Hundreds of pale rhubarb stalks loom in near-darkness, illuminated only by a handful of candles.



This atmospheric harvest at the Tomlinsons’ farm in Pudsey, Leeds – within the “rhubarb triangle” of West Yorkshire – continues a tradition unchanged for 150 years. “It’s grown in the dark and we harvest it by candlelight,” says Robert Tomlinson, who runs the farm with his wife, Paula.


Forced rhubarb is produced in sheds where light is excluded, stopping photosynthesis and retaining sugar in the stalk rather than the leaves.


“We cut out the photosynthesis. So there’s no chlorophyll in there and the sugar stays in the stick rather than going into the leaves,” Robert explains. “Outdoor rhubarb can be really acidic and stringy, whereas this is a completely different crop.”


Unlike garden rhubarb, forced rhubarb is ready in winter and early spring, and its vivid pink colour and sweeter taste have seen it soar in popularity: Tesco recently reported sales had doubled since last year.



Some of the Tomlinsons’ varieties date back to those grown by Robert’s great-grandfather, with a “new” variety introduced in the 1970s. This era was marked by a decline in interest when imported fruit became widely available. However, forced rhubarb has found renewed appeal in an age of fresh seasonal produce, with rhubarb gins, sodas and preserves fuelling its comeback. Its striking appearance also resonates on social media.


London-based food writer Thea Everett, who produces the What’s That You’re Cooking, Thea? newsletter, is a firm devotee of Yorkshire forced rhubarb. “As someone who loves to cook, I think its tartness and acidity mean it is a brilliant partner for sweeter flavours and bakes, which can be such a pick-me-up at this time of year.”

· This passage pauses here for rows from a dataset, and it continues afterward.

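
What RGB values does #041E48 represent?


04 → 4 (R)
1E → 30 (G)
48 → 72 (B)
= RGB(4, 30, 72)


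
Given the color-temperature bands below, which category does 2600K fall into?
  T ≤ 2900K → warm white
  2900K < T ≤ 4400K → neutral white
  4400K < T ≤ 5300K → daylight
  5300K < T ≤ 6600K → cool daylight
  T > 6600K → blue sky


Temperature: 2600K
2600K ≤ 2900K → warm white
Classification: warm white


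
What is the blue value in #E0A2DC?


Color: #E0A2DC
R = E0 = 224
G = A2 = 162
B = DC = 220
Blue = 220


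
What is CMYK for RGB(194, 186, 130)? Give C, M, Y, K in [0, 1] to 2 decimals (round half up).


R'=194/255≈0.7608, G'=186/255≈0.7294, B'=130/255≈0.5098
K = 1 - max(R',G',B') = 1 - 194/255 = 61/255 = 0.23921… → 0.24
(1-R'-K)/(1-K) simplifies to (max-R)/max with max = 194:
C = (194-194)/194 = 0/194 = 0 → 0.00
M = (194-186)/194 = 8/194 = 0.04123… → 0.04
Y = (194-130)/194 = 64/194 = 0.32989… → 0.33
= CMYK(0.00, 0.04, 0.33, 0.24)


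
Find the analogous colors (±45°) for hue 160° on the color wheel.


Base hue: 160°
Left analog: (160 - 45) mod 360 = 115°
Right analog: (160 + 45) mod 360 = 205°
Analogous hues = 115° and 205°


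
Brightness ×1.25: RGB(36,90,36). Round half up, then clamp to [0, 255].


Multiply each channel by 1.25, round half up, clamp to [0, 255]
R: 36×1.25 = 45
G: 90×1.25 = 112.5 → round → 113
B: 36×1.25 = 45
= RGB(45, 113, 45)


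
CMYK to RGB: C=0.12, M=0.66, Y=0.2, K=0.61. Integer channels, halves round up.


R = 255 × (1-C) × (1-K) = 255 × 0.88 × 0.39 = 87.516 → 88
G = 255 × (1-M) × (1-K) = 255 × 0.34 × 0.39 = 33.813 → 34
B = 255 × (1-Y) × (1-K) = 255 × 0.80 × 0.39 = 79.56 → 80
= RGB(88, 34, 80)


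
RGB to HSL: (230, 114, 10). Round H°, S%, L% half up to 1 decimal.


Normalize: R'=230/255≈0.9020, G'=114/255≈0.4471, B'=10/255≈0.0392
Max=230/255, Min=10/255, Δ=Max-Min=220/255
L = (Max+Min)/2 = (230+10)/510 = 240/510 = 0.47058… → L = 47.1%
L ≤ 0.5 → S = Δ/(Max+Min) = 220/(230+10) = 220/240 = 0.91666… → S = 91.7%
(the 1/255 factors cancel in S and H, so raw channel differences can be used)
Max is R' → H = 60 × (((G-B)/Δ) mod 6) = 60 × (((114-10)/220) mod 6)
  104/220 = 0.4727…
  H = 60 × 0.4727… = 28.363…° → H = 28.4°
= HSL(28.4°, 91.7%, 47.1%)


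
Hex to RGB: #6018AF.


60 → 96 (R)
18 → 24 (G)
AF → 175 (B)
= RGB(96, 24, 175)


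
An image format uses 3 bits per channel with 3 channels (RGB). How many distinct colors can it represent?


Total bits = 3 bits/channel × 3 channels = 9 bits
Distinct colors = 2^9
= 512 colors


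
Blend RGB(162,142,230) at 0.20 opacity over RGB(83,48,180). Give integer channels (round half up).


C = α×F + (1-α)×B, with 1-α = 0.80
R: 0.20×162 + 0.80×83 = 32.40 + 66.40 = 98.80 → 99
G: 0.20×142 + 0.80×48 = 28.40 + 38.40 = 66.80 → 67
B: 0.20×230 + 0.80×180 = 46.00 + 144.00 = 190.00 → 190
= RGB(99, 67, 190)


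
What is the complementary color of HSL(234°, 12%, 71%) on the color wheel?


Complement = opposite side of color wheel = hue + 180°
H' = (234 + 180) mod 360 = 54°
S and L unchanged.
= HSL(54°, 12%, 71%)


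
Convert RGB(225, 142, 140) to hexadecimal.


R = 225 → E1 (hex)
G = 142 → 8E (hex)
B = 140 → 8C (hex)
Hex = #E18E8C


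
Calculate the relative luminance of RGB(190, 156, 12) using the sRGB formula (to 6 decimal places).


Linearize each channel (sRGB transfer function): c = v/255; c_lin = c/12.92 if c ≤ 0.04045, else ((c+0.055)/1.055)^2.4
  R: 190/255 ≈ 0.745098 > 0.04045 → ((0.745098+0.055)/1.055)^2.4 ≈ 0.514918
  G: 156/255 ≈ 0.611765 > 0.04045 → ((0.611765+0.055)/1.055)^2.4 ≈ 0.332452
  B: 12/255 ≈ 0.047059 > 0.04045 → ((0.047059+0.055)/1.055)^2.4 ≈ 0.003677
R_lin = 0.514918, G_lin = 0.332452, B_lin = 0.003677
L = 0.2126×R + 0.7152×G + 0.0722×B
L = 0.2126×0.514918 + 0.7152×0.332452 + 0.0722×0.003677
L ≈ 0.347506


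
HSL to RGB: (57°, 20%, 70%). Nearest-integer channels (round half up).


H=57°, S=0.20, L=0.70
C = (1-|2L-1|)×S = (1-|0.40|)×0.20 = 0.12
H' = H/60 = 57/60 ≈ 0.9500; X = C×(1-|H' mod 2 - 1|) = 0.114
m = L - C/2 = 0.70 - 0.06 = 0.64
Sector ⌊H'⌋ = 0 → (R',G',B') = (0.12, 0.114, 0.0)
RGB = ((R'+m)×255, (G'+m)×255, (B'+m)×255) = (193.8, 192.27, 163.2)
Round half up → RGB(194, 192, 163)


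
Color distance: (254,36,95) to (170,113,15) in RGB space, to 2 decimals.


d = √[(R₁-R₂)² + (G₁-G₂)² + (B₁-B₂)²]
d = √[(254-170)² + (36-113)² + (95-15)²]
d = √[7056 + 5929 + 6400]
d = √19385
d ≈ 139.23


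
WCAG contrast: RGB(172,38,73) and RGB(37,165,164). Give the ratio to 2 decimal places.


Linearize each sRGB channel c=v/255: c/12.92 if c ≤ 0.04045 else ((c+0.055)/1.055)^2.4
L = 0.2126×R_lin + 0.7152×G_lin + 0.0722×B_lin
Color 1 (172,38,73):
  R=172: 172/255≈0.6745 > 0.04045 → ((0.6745+0.055)/1.055)^2.4 ≈ 0.41254
  G=38: 38/255≈0.1490 > 0.04045 → ((0.1490+0.055)/1.055)^2.4 ≈ 0.01938
  B=73: 73/255≈0.2863 > 0.04045 → ((0.2863+0.055)/1.055)^2.4 ≈ 0.06663
  L1 = 0.2126×0.41254 + 0.7152×0.01938 + 0.0722×0.06663 ≈ 0.10638
Color 2 (37,165,164):
  R=37: 37/255≈0.1451 > 0.04045 → ((0.1451+0.055)/1.055)^2.4 ≈ 0.01850
  G=165: 165/255≈0.6471 > 0.04045 → ((0.6471+0.055)/1.055)^2.4 ≈ 0.37626
  B=164: 164/255≈0.6431 > 0.04045 → ((0.6431+0.055)/1.055)^2.4 ≈ 0.37124
  L2 = 0.2126×0.01850 + 0.7152×0.37626 + 0.0722×0.37124 ≈ 0.29984
Lighter = 0.29984, Darker = 0.10638
Ratio = (L_lighter + 0.05) / (L_darker + 0.05)
Ratio = (0.29984 + 0.05) / (0.10638 + 0.05) = 0.34984 / 0.15638 ≈ 2.2371
Ratio ≈ 2.24:1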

She devised a malted milk and rhubarb cheesecake recipe to celebrate this seasonal gem. “I think its vibrant colour in the depths of winter grey is key to its popularity, and a big reason we all love to see it come out to play on Instagram,” she says.


Despite its rising fame, forced rhubarb is not always easy to source. “Despite being from the UK, it’s bloody hard to find!” Thea observes, recalling she once ran 15km to buy some. Weather challenges and an ageing workforce threaten future supplies, though Robert notes a growing enthusiasm among younger growers.


Yorkshire forced rhubarb now appears on menus worldwide, prompting Robert to remark, “I still can’t believe it myself, to be fair.”